Here’s a question for you: what kind of books should we burn?
Mein Kampf? The Satanic Verses? Harry Potter? (Yes, it’s happened.)
I have just finished reading The Jewel of Medina, Sherry Jones’ best-selling novel about the Prophet Muhammad’s child bride Aisha.
I thought Sherry courageous to take on the subject. Writing about the founder of a major world religion takes guts.
But her methodology is sound; she tries to humanize historical people, as every historical novelist tries to do.
She is torn by fervor and jealousy, married to a man destined to become one of the great religious leaders of history.
Muhammad himself seems at times self serving and lecherous. Which perhaps he was. He is also drawn as compassionate and human.
I didn’t see his charisma portrayed – I would like to have seen that. But he’s not an unsympathetic figure in the book and there’s nothing malicious or defamatory in the way he’s been drawn. After I finished the book I wanted to learn much more about him.

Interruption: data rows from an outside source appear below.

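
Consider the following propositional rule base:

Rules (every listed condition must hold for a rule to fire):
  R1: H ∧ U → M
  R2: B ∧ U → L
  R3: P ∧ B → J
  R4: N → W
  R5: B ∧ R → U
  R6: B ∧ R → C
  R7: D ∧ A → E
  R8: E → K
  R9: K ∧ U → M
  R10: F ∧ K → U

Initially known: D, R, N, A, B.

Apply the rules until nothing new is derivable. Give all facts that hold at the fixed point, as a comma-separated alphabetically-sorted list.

[1] R4 [N → W]; R5 [B ∧ R → U]; R6 [B ∧ R → C]; R7 [D ∧ A → E]. ⇒ new: W, U, C, E.
[2] R2 [B ∧ U → L]; R8 [E → K]. ⇒ new: L, K.
[3] R9 [K ∧ U → M]. ⇒ new: M.

A, B, C, D, E, K, L, M, N, R, U, W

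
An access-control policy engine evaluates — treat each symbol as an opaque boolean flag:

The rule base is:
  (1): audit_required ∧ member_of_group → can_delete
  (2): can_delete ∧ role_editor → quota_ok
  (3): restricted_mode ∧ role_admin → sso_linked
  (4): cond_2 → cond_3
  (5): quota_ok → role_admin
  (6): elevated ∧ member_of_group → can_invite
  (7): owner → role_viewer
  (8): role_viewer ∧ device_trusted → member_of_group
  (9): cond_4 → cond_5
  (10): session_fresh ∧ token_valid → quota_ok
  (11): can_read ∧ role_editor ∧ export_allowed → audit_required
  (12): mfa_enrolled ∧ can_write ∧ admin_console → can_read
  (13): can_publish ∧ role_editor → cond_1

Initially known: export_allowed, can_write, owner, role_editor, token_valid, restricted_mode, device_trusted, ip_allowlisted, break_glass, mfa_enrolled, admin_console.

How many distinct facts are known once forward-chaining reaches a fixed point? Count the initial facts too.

19

[1] (7) [owner → role_viewer]; (12) [mfa_enrolled ∧ can_write ∧ admin_console → can_read]. ⇒ new: role_viewer, can_read.
[2] (8) [role_viewer ∧ device_trusted → member_of_group]; (11) [can_read ∧ role_editor ∧ export_allowed → audit_required]. ⇒ new: member_of_group, audit_required.
[3] (1) [audit_required ∧ member_of_group → can_delete]. ⇒ new: can_delete.
[4] (2) [can_delete ∧ role_editor → quota_ok]. ⇒ new: quota_ok.
[5] (5) [quota_ok → role_admin]. ⇒ new: role_admin.
[6] (3) [restricted_mode ∧ role_admin → sso_linked]. ⇒ new: sso_linked.
Closure: {admin_console, audit_required, break_glass, can_delete, can_read, can_write, device_trusted, export_allowed, ip_allowlisted, member_of_group, mfa_enrolled, owner, quota_ok, restricted_mode, role_admin, role_editor, role_viewer, sso_linked, token_valid} — 19 facts.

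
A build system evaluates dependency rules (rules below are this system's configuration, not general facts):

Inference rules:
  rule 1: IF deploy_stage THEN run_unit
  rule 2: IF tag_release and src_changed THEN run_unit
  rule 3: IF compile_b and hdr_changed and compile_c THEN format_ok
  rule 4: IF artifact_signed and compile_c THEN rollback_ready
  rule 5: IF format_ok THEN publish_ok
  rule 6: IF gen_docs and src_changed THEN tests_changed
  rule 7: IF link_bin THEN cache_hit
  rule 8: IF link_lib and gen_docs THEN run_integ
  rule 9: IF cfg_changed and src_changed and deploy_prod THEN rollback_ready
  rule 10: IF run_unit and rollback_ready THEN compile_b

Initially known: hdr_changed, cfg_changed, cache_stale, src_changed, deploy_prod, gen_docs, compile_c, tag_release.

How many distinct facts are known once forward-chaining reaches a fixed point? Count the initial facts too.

14

Round 1: rule 2 [IF tag_release and src_changed THEN run_unit]; rule 6 [IF gen_docs and src_changed THEN tests_changed]; rule 9 [IF cfg_changed and src_changed and deploy_prod THEN rollback_ready]. Adds run_unit, tests_changed, rollback_ready.
Round 2: rule 10 [IF run_unit and rollback_ready THEN compile_b]. Adds compile_b.
Round 3: rule 3 [IF compile_b and hdr_changed and compile_c THEN format_ok]. Adds format_ok.
Round 4: rule 5 [IF format_ok THEN publish_ok]. Adds publish_ok.
Closure: {cache_stale, cfg_changed, compile_b, compile_c, deploy_prod, format_ok, gen_docs, hdr_changed, publish_ok, rollback_ready, run_unit, src_changed, tag_release, tests_changed} — 14 facts.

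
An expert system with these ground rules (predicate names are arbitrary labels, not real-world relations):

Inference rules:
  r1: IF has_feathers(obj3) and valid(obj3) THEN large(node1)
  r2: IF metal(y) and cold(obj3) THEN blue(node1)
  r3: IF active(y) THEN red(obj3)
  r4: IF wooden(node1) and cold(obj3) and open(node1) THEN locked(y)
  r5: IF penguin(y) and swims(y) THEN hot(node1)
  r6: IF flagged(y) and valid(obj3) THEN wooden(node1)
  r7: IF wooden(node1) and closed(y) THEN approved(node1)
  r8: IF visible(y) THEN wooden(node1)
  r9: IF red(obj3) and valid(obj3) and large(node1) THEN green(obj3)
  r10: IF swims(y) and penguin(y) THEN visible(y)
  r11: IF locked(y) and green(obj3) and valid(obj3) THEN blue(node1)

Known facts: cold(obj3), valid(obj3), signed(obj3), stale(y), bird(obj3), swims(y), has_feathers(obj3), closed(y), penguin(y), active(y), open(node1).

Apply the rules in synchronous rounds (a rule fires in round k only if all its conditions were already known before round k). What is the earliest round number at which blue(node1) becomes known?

[1] r1 [IF has_feathers(obj3) and valid(obj3) THEN large(node1)]; r3 [IF active(y) THEN red(obj3)]; r5 [IF penguin(y) and swims(y) THEN hot(node1)]; r10 [IF swims(y) and penguin(y) THEN visible(y)]. ⇒ new: large(node1), red(obj3), hot(node1), visible(y).
[2] r8 [IF visible(y) THEN wooden(node1)]; r9 [IF red(obj3) and valid(obj3) and large(node1) THEN green(obj3)]. ⇒ new: wooden(node1), green(obj3).
[3] r4 [IF wooden(node1) and cold(obj3) and open(node1) THEN locked(y)]; r7 [IF wooden(node1) and closed(y) THEN approved(node1)]. ⇒ new: locked(y), approved(node1).
[4] r11 [IF locked(y) and green(obj3) and valid(obj3) THEN blue(node1)]. ⇒ new: blue(node1).
blue(node1) first appears in round 4.

4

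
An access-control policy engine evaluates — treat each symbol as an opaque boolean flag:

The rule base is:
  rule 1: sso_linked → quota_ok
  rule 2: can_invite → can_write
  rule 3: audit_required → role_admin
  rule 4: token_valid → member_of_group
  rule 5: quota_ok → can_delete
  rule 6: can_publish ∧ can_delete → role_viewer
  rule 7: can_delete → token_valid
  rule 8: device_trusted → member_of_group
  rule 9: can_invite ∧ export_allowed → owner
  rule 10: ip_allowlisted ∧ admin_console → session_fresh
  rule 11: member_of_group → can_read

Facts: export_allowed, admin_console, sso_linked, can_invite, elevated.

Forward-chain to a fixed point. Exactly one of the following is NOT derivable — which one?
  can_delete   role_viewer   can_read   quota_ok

role_viewer

Round 1: rule 1 [sso_linked → quota_ok]; rule 2 [can_invite → can_write]; rule 9 [can_invite ∧ export_allowed → owner]. New: quota_ok, can_write, owner.
Round 2: rule 5 [quota_ok → can_delete]. New: can_delete.
Round 3: rule 7 [can_delete → token_valid]. New: token_valid.
Round 4: rule 4 [token_valid → member_of_group]. New: member_of_group.
Round 5: rule 11 [member_of_group → can_read]. New: can_read.
Derived: quota_ok (round 1), can_delete (round 2), can_read (round 5). role_viewer never appears in any round.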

But just before publication her New York publisher cancelled the book, fearing that it might incite reprisals from Islamic fundamentalists.
In effect, they burned their own book.
After it was finally published elsewhere, Ms Jones was called the ‘world’s most dangerous author.’ Really? It’s a book, it’s an idea. Ideas are allowed.
Or are they?
Voltaire once famously said (actually he was just famously paraphrased) ‘I do not agree with a single word you have said, but I will fight to the death for your right to say it.’ This is what free speech means; it’s not about the right to say what we believe, but letting someone else say what we don’t believe.
For example, want to read Hitler’s world view?
Want to read the communist manifesto?
This is why, for all its faults, the west is called the free world and Iran and North Korea aren’t.
Burn a book, build a prison.
The Jewel of Medina is not a book about Mohammed. It’s Aisha’s story. As Sherry says on her web page: “My goal was to tell about the women behind the man — his domestic life — and to portray the difficulties of life in the harem.”
Some called it soft core pornography. I hate to refute this and damage Sherry’s book sales, but this is not Fifty Shades of Islam. How can you write honestly about a marriage and not write about sex? If anyone really thinks the book pornographic, they should get out more.
She was also criticized for how she interpreted the real life characters in her novel.
This one is getting a bit old; the way people are viewed is entirely subjective. How Michelle Obama sees her husband and his motives is quite different from how Donald Trump views him. And Obama’s a famous person who’s still alive.
There are people who hate me and love me, and who have very conflicting views of my own history. So do you. To say that any history can be precise is a nonsense. No one knows the true story of Mohammed and his wives. Not even them.
That’s why history is intriguing. The historical novel is not about getting close to the truth; it’s about seeing the past through endless prisms.
No one owns history, no one owns the truth.
Do you have to be a Muslim to write about Muslims? Do you have to come from the seventh century to write about it?
No, you just have to do your research. Sherry Jones clearly has. While some have said the novel is too contrived, others say she relied too heavily on historic Islamic sources. Too much license, not enough; sigh. As an historical novelist, you really can’t please all the people all the time.
But the most unfortunate criticism came from Denise Spellberg.
She”s an associate professor of Islamic history at the University of Texas in Austin. It was on her advice that the book was pulled. She said: ‘You can’t play with sacred history and turn it into soft core pornography.”
Is history sacred? Or is someone’s interpretation of it sacred?
Henry VIII did not have three wives or seven. He did not have a wooden leg. This is ‘sacred’ history in that it is factual. But interpreting past events – this is what novelists do. That’s why it’s called fiction.
As James Joyce pointed out in ‘Ulysses’, making history ‘sacred’ – religious or secular – is what is truly dangerous. The Da Vinci Code was a bad book because of the writing, not the ideas.
I thoroughly enjoyed ‘The Jewel of Medina.’ It made me curious about history, which I think any good historical novel should do. I gained a different perspective on the world, and on Islamic women in particular.
Who would not want to publish a book like that?
So when would you put a fetwa on Salman Rushdie?
When would you set off with a lynching party and go looking for Sherry Jones?
Where is the line in the sand for you?